Algorithms that were once the domain of mathematics specialists, computer programmers and rocket scientists are now an integral part of our every day lives, whether we think about them or not. Algorithms make recommendations for us from which route our GPS suggests we drive to work, to which playlist our music streaming service of choice serves us, to who our social media account thinks we might like to be friends with.
However, controversies such as the scandal around Cambridge Analytica and Facebook in 2018 serve to make us think twice about the ethics related to the way data is captured, analyzed and utilized.
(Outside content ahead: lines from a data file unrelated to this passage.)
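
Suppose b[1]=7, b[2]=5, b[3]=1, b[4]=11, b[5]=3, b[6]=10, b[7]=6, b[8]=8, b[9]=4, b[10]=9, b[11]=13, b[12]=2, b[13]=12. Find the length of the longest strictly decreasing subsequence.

Let dp[i] be the longest strictly decreasing subsequence ending at i:
i:      1  2  3  4  5  6  7  8  9 10 11 12 13
b[i]:   7  5  1 11  3 10  6  8  4  9 13  2 12
dp:     1  2  3  1  3  2  3  3  4  3  1  5  2
Maximum is 5.

5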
Data and the algorithms that can be used to mine them are not the enemy. Anyone who speaks to their chosen smart home device daily can attest that data collected and mined responsibly can enhance our lives. When it comes to the research world, as social scientists we have a responsibility to ensure that we take the lead in ensuring that algorithms are developed responsibly. To ensure that privacy is protected, and that research is always conducted under ethical conditions. The key to achieving this is the mechanism of transparency.
What is an ethically developed algorithm?
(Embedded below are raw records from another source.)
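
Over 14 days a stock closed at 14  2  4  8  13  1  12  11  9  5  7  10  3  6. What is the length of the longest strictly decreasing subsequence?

7

Negate each value so 'decreasing' becomes 'increasing', then run patience tails on the negated sequence:
-14 → extends → [-14]
-2 → extends → [-14, -2]
-4 → replaces -2 → [-14, -4]
-8 → replaces -4 → [-14, -8]
-13 → replaces -8 → [-14, -13]
-1 → extends → [-14, -13, -1]
-12 → replaces -1 → [-14, -13, -12]
-11 → extends → [-14, -13, -12, -11]
-9 → extends → [-14, -13, -12, -11, -9]
-5 → extends → [-14, -13, -12, -11, -9, -5]
-7 → replaces -5 → [-14, -13, -12, -11, -9, -7]
-10 → replaces -9 → [-14, -13, -12, -11, -10, -7]
-3 → extends → [-14, -13, -12, -11, -10, -7, -3]
-6 → replaces -3 → [-14, -13, -12, -11, -10, -7, -6]
Seven tails, so the longest strictly decreasing subsequence of the original has length 7.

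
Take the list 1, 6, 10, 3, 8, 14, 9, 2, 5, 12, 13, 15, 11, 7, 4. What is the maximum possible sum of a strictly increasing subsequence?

Let S[i] be the best sum of a strictly increasing subsequence ending at i:
i:      1  2  3  4  5  6  7  8  9 10 11 12 13 14 15
a[i]:   1  6 10  3  8 14  9  2  5 12 13 15 11  7  4
S:      1  7 17  4 15 31 24  3  9 36 49 64 35 16  8
Maximum is 64 (e.g. 1 + 6 + 8 + 9 + 12 + 13 + 15).

64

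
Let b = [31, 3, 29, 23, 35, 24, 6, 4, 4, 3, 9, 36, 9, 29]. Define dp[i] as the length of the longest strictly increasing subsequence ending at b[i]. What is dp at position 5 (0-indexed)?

dp[i] = 1 + max{dp[j] : j<i, b[j]<b[i]} (or 1 if no such j):
i:      0  1  2  3  4  5  6  7  8  9 10 11 12 13
b[i]:  31  3 29 23 35 24  6  4  4  3  9 36  9 29
dp:     1  1  2  2  3  3  2  2  2  1  3  4  3  4
At index 5 the value is 3.

3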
In 2016, research Andrew Tutt called for a ‘FDA for Algorithms’, noting
‘The rise of increasingly complex algorithms calls for critical thought about how to best prevent, deter and compensate for the harms that they cause…Algorithmic regulation will require federal uniformity, expert judgement, political independence and pre-market review to prevent – without stifling innovation – the introduction of unacceptably dangerous algorithms into the market”.
In lieu of such an authority existing, we can look towards the Principles for Development, created by Fairness, Accountability and Transparency in Machine Learning, to help developers and product managers design and implement algorithmic systems in publicly accountable ways:
Make available externally visible avenues of redress for adverse individual or societal effects of an algorithmic decision system, and designate an internal role for the person who is responsible for the timely remedy of such issues.
Ensure that algorithmic decisions as well as any data driving those decisions can be explained to end-users and other stakeholders in non-technical terms.
Identify, log, and articulate sources of error and uncertainty throughout the algorithm and its data sources so that expected and worst case implications can be understood and inform mitigation procedures.
Ensure that algorithmic decisions do not create discriminatory or unjust impacts when comparing across different demographics (e.g. race, sex, etc).
The limitations of algorithms
While it’s true to say that algorithms aren’t subject to the same failings as humans, such as fatigue, self interest, or avoidable errors, there are limitations on using them to make decisions, further highlighting the importance of responsible development.
Transparency and the ‘black box’ effect are often cited as a limitation of algorithms, and it’s particularly important for researchers to understand the workings of any algorithm they intend to use, to know if it’s fit for purpose.
Machine learning algorithms are trained to make recommendations based on data that isn’t always representative – therefore systematic biases can go unnoticed and proliferate over time. The element of control over any data in a research setting in paramount in overcoming this. For the same reason we’re often surprised when our computer crashes, or another piece of equipment in our life breaks down – we’re prone to treating algorithms as infallible. However, it’s important to understand they they’re designed to work well on average, only further highlighting the need for transparency and control in a research setting.
Algorithms gone wild
There’s no shortage of horror stories of algorithms deployed ostensibly for good, only to yield what would be considered fairly negative results. For example, in 2016 the engineers at Microsoft created a Twitter bot named “Tay”, which was driven by algorithms, allowing it to respond to ‘Millennials’ based on what was tweeted at it. However, within hours, Tay was tweeting racist, sexist, and Holocaust-denying tweets, proving that this technology is fallible, and that it simply learned and then reflected back the sexist and racist biases of its target audience.
In early 2017, Amazon’s Alexa smart home device made headlines when a 6-year-old-girl in Dallas was able to order a $160 dollhouse and a tin of cookies for herself, after having a conversation with the device about her love of those very items. As the story gained nation-wide med attention, it was reported that the Alexa device placed the same order for other families, based on hearing the television news reports.
These examples serve to illustrate the need for careful attention to be paid to algorithms developed for machine learning, and the role the Principals of Development can play into ensuring there’s a limitation on unintended consequences.
For researchers utilizing this technology in their work, artificial intelligence raises the idea of the ‘black box’. However, as long as developers incorporate principles of transparency and control by the researcher, software can be an ally and be seen as a research assistant. At QSR, we are continuing to develop these tools with our research base to make them more accurate, transparent, and ultimately improve the working lives of researchers.